Приплыли…

Ничего-ничего! Она и не такое переживала. И в их с мамой квартиру научилась заходить почти без страха. И даже принимать душ в той самой ванной, в которой…

Нет! Она не станет об этом думать! И о мертвых ангелах с проволочными крыльями она думать тоже не станет! И с домом она как-нибудь договорится! Если уж так получилось, что это ее родовое гнездо! А пока она включит погромче музыку. Только не в наушниках, а так, чтобы на весь дом, чтобы соседи услышали. Вот только не услышат, потому что нет тут поблизости никаких соседей. И Макса тоже нет…

Дому не нравилась громкая музыка, он стонал и вздыхал, он катал под своими сводами настырное эхо, которое искажало звук. А потом дом вырубил электричество, наверное, специально, чтобы Юля наконец угомонилась.

Испугалась ли она сильнее, чем боялась до этого? А пожалуй, нет! Что-то перегорело у нее внутри, выгорели какие– то важные предохранители. Она просто вцепилась в край стола, за которым сидела, затаилась, прислушалась к сердитому дыханию дома.

– Я все поняла, – сказала шепотом. – Я больше не буду шуметь.

Шизофрения… Отягощенный семейный анамнез… А иначе чем объяснить эту ее попытку поговорить с неодушевленным объектом? Или одушевленным?

Дом ее услышал, тяжело вздохнул и сжалился: мигнули и загорелись все лампочки. Даже те, которые Юля не включала. Можно ли было считать это знаком доброй воли? Юля решила, что да. А стереосистема так и не включилась. Наверное, в наказание.

На второй этаж она поднималась на цыпочках, боялась потревожить дом.
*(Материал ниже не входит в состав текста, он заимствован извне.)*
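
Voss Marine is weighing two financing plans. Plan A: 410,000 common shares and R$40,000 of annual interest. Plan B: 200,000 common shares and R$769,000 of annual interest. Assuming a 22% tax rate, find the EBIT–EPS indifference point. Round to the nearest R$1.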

И свет на первом этаже оставила включенным. Даже в кладовке, где взяла упаковку нового постельного белья. В ее комнате уже горел ночник. Уютно горел, успокаивающе. И из приоткрытого окна тянуло ночной свежестью, слышался стрекот цикад. Цикады нравились дому куда больше, чем «Stone sour». Юля перестелила кровать, еще раз попробовала набрать Макса. Аппарат абонента выключен… Будь он неладен.

Ничего, ей не впервой ночевать одной. Как-нибудь…

На свою кровать Юля упала с разбегу, как когда-то давно в далеком детстве. Рухнула на спину, уткнулась затылком в подушку и застыла…

В потолке, прямо над кроватью зияла черная дыра. Будто бы кто-то прорубил ее топором. Прорубил небрежно, второпях. И вот она зияла незаживающей раной, словно бы дому сделали трепанацию.

А там, наверху, было так темно, что темноту эту можно было резать ножницами, как черную бархатную бумагу. А там, наверху, кто-то ходил… Поначалу это были тяжелые, шаркающие шаги, потом легкие, почти невесомые. Или это ее собственные? Она старалась красться к двери бесшумно, но все таки… Сначала дверь, потом вниз по лестнице, потом вон из дома и этого поганого города навсегда!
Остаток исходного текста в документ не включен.